# newbie from uk



## Woodsmith (Jun 5, 2008)

Welcome to the forum!

A small simple vehicle is a good place to start, I built a mini tractor for the same reason.

There is much to learn and a lot of resources on the forum, so happy reading.


----------



## Ace_bridger (Nov 22, 2011)

Welcome. I strated with an electric bike and learnt the principals, good idea about starting small but doesn't the quad give you extra complex drive train considerations? Or I guess you might be using the existing differential if the quad has one that is.

Good luck , loads of info on here and helpful people.

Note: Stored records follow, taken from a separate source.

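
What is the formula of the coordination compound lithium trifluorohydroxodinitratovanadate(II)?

Li4[VF3(NO3)2(OH)]

Ligands: 3 fluoro (F, -1), 1 hydroxo (OH, -1), 2 nitrato (NO3, -1). Ligand charge sum = -6.
With V in oxidation state +2, the complex ion is [V...]^4−.
Charge balance with lithium (+1) requires 1 complex ion per 4 lithium.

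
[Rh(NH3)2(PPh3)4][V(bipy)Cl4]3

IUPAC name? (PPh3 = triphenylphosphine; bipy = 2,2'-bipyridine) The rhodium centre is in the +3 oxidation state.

Both ions are complex: the cation is named first with the plain metal name, the anion second with the -ate form; each ion's ligands are alphabetised independently.
Rh is given as +3; the cation's ligand charges sum to 0, so the complex cation is 3+.
With 3 anions per cation, each anion must be 3/3 = 1−.
Anion: ligand charges sum to -4; for the ion to be 1−, V = +3.

diamminetetrakis(triphenylphosphine)rhodium(III) (2,2'-bipyridine)tetrachlorovanadate(III)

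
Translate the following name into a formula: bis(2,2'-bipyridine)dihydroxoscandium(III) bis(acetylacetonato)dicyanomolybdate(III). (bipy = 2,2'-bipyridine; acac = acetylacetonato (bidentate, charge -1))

[Sc(bipy)2(OH)2][Mo(acac)2(CN)2]

Cation [Sc…]: ligand charges -2, Sc(III) ⇒ ion charge 1+.
Anion [Mo…]: ligand charges -4, Mo(III) ⇒ ion charge 1−.
One 1+ cation balances one 1− anion.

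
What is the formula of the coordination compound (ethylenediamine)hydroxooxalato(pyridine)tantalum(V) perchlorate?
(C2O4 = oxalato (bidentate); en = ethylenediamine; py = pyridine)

[Ta(C2O4)(en)(OH)(py)](ClO4)2

Ligands: 1 oxalato (C2O4, -2), 1 hydroxo (OH, -1), 1 ethylenediamine (en, neutral), 1 pyridine (py, neutral). Ligand charge sum = -3.
With Ta in oxidation state +5, the complex ion is [Ta...]^2+.
Charge balance with perchlorate (-1) requires 1 complex ion per 2 perchlorate.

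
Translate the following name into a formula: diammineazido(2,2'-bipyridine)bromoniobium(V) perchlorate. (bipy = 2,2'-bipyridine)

[Nb(bipy)Br(N3)(NH3)2](ClO4)3

Ligands: 1 azido (N3, -1), 1 bromo (Br, -1), 2 ammine (NH3, neutral), 1 2,2'-bipyridine (bipy, neutral). Ligand charge sum = -2.
With Nb in oxidation state +5, the complex ion is [Nb...]^3+.
Charge balance with perchlorate (-1) requires 1 complex ion per 3 perchlorate.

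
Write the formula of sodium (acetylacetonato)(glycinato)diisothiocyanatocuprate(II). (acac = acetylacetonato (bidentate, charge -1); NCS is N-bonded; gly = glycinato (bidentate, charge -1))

Ligands: 1 acetylacetonato (acac, -1), 2 isothiocyanato (NCS, -1), 1 glycinato (gly, -1). Ligand charge sum = -4.
With Cu in oxidation state +2, the complex ion is [Cu...]^2−.
Charge balance with sodium (+1) requires 1 complex ion per 2 sodium.

Na2[Cu(acac)(gly)(NCS)2]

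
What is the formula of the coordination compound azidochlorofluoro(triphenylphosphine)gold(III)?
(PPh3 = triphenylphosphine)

Ligands: 1 chloro (Cl, -1), 1 fluoro (F, -1), 1 triphenylphosphine (PPh3, neutral), 1 azido (N3, -1). Ligand charge sum = -3.
With Au in oxidation state +3, the complex ion is [Au...].

[AuClF(N3)(PPh3)]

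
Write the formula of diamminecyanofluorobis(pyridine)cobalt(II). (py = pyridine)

[Co(CN)F(NH3)2(py)2]

Ligands: 1 cyano (CN, -1), 2 pyridine (py, neutral), 2 ammine (NH3, neutral), 1 fluoro (F, -1). Ligand charge sum = -2.
With Co in oxidation state +2, the complex ion is [Co...].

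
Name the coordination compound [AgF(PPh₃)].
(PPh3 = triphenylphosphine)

fluoro(triphenylphosphine)silver(I)

There is no counter-ion, so the complex is neutral overall.
Ligand charges: 1×fluoro (-1 each), 1×triphenylphosphine (neutral); total -1. So Ag + (-1) = 0, giving Ag = +1.
Ligands are named alphabetically: fluoro before triphenylphosphine.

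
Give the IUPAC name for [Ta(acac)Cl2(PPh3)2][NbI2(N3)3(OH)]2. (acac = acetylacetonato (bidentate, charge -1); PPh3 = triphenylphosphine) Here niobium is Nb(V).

Both ions are complex: the cation is named first with the plain metal name, the anion second with the -ate form; each ion's ligands are alphabetised independently.
Nb is given as +5; the anion's ligand charges sum to -6, so the complex anion is 1−.
With 2 anions per cation, the cation must be 2×1 = 2+.
Cation: ligand charges sum to -3; for the ion to be 2+, Ta = +5.

(acetylacetonato)dichlorobis(triphenylphosphine)tantalum(V) triazidohydroxodiiodoniobate(V)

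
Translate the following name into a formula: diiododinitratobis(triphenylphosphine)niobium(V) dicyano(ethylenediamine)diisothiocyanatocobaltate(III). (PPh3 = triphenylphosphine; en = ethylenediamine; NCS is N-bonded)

Cation [Nb…]: ligand charges -4, Nb(V) ⇒ ion charge 1+.
Anion [Co…]: ligand charges -4, Co(III) ⇒ ion charge 1−.
One 1+ cation balances one 1− anion.

[NbI2(NO3)2(PPh3)2][Co(CN)2(en)(NCS)2]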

Join the UK group you'll find it on my profile.

Cheers,

Adam


----------



## surplus 6 (Jan 15, 2012)

the idea is/was to use the existing chain driven rear end "just" replacing the IC engine with electricary  (if only it were that easy )


----------



## Woodsmith (Jun 5, 2008)

surplus 6 said:


> the idea is/was to use the existing chain driven rear end "just" replacing the IC engine with electricary  (if only it were that easy )


It could be.

A 6-7" motor from a golf cart or a small fork lift, a controller and some batteries. You could get away with 48V or 72V depending on the controller you find.

I started with a 7" golf cart motor and four Optima batteries and a 48V Curtis controller to get my tractor running. Then it destroyed the transaxle as it was just too torquey. 
So not it has a bigger transaxle, 9" motor and a 72V controller on the way!


----------